In software development there is this pitfall known as pre-optimization, which is the attempt to make code more efficient before it has even been proven to be a problem. I have been careful not to fall into this trap and I think I have done a reasonably good job at it. So much so that this past week I noticed that the game was running under 60 fps. Next thing I knew I was waist deep in a code profiler, the debugger, and my paper notepad filled with ideas. In the end I came out victorious with three beasts slain at my feet and Kelley wearing a tightly corseted gown, gratefully clinging to my muscular arm.
The first of the three, the lighting system, was a tricky one. The lighting is made up of thousands of tiny squares called subtiles. Each square is 4×4 pixels which means there are 16 of them in a single tile. That means if the resolution is only 1280×1024 then there are 81920 subtiles. That’s a lot! I have some awesome algorithms to calculate the lighting at blazing speeds, but when it came to rendering them, I didn’t have much optimization I could make.
After an arduous journey to the top of a mountain, I sat in meditation for 3 days until the solution was given to me in a vision. A great deal of the tiles are a solid value – either pure black or pure white. With this I made light represented by a solid tile and only broke it down into subtiles if the tile needed multiple values. After a day of rewriting a large portion of the lighting system to handle this concept, I was greeted with a constant 60fps, up from the lowly 40~fps. The first beast was slain and onto the next I galumphed!

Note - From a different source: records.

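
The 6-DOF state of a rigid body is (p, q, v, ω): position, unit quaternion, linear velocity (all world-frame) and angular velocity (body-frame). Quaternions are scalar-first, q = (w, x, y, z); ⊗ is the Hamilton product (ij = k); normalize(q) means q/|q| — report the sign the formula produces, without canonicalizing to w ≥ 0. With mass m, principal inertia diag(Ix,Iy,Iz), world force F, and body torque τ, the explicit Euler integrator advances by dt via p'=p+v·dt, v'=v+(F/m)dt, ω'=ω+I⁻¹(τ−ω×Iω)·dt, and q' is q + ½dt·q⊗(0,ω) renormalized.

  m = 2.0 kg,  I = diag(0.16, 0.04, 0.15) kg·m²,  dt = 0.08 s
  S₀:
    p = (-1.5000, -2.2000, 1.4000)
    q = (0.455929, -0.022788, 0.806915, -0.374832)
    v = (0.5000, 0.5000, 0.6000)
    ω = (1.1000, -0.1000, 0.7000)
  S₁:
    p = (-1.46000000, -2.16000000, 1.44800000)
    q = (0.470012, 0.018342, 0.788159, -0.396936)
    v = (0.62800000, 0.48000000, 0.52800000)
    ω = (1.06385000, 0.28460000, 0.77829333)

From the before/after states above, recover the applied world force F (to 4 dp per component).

F = (3.2000, -0.5000, -1.8000)

v₁ − v₀ = (0.12800000, -0.02000000, -0.07200000)
F = m·Δv/dt = (3.2000, -0.5000, -1.8000)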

The second beast was one I had been avoiding for awhile for no real reason – tile blending. Tile blending is a cool concept I came up with awhile back that helps smooth the transition from one tile type to another.
Each tile type has a priority. When a tile is drawn it checks its four direct neighbors and if it has a higher priority then it slightly draws over that neighbor. The problem with this is that I was comparing the tile priorities every frame, slowing down the fps rate.
Fortunately a profound solution was not required this time. I made the exchange of memory for cpu. Now every tile is caching if it has priority over each neighbor using a bitwised enum stored in a single byte. Since I only have a fraction of the world loaded at a time this is not such a bad thing. And on I went to the final beast.
The last of the beasts is the world generation. We’ve been building onto the world generation for awhile now (and it’s still in progress) and it started to get way too slow. It was taking nearly 2 minutes to generate just a small world. So I unsheathed my mighty brain powers and did what I do best – code!
I quickly found that this beast was no ordinary beast. It was a hydra and had three issues that I had to cut through. Before getting into the gory details, I’ll give a brief overview of how the world generation works. First the world terrain is created and everything is either dirt or sky. Then the “world” biome is placed down which is a pass over the entire world such as adding in other tile types such as silver and gold. After this all of the biomes are laid out and each performs its own actions to reshape its allotted area.
The first and remaining issue is that the first step, the terrain generation, takes about 98% of the processing time. The way I am generating the terrain, through the Accidental Noise Library (ANL), is just very slow. There are likely optimizations I can make, I just need to continue hacking.
Another issue that really started slowing things down was the way we were placing down all of the tiles during the world biome pass. I would randomly calculate an area to place the tiles in and then generate a circle with noise once again going through ANL. Doing this a few hundred times was just too much. I realized that I did not really need to generate a new circle with noise every time. No one would notice if we reused the same ones especially if we stretch and flip them. Thus the concept of “stamps” was born. Stamps can either be created from noise generation as before or from an image.
The final issue was with an unmentioned feature/tool – creating an image out of the generated world. I put this together so it would be easier for us to iterate on the world generation. But there was a problem with it… It was taking 30 seconds. It was still worth it but still – ouch! I quickly verified that the part I suspected was indeed the culprit. Reading through all of the tiles and converting them into a color to save to the image was taking 99% of the time. This was written in python so I moved just this part into C++. It went from 30 seconds to roughly 1 second. Victory was mine!
Needless to say, I’m covered in the bloody remains of ones and zeros.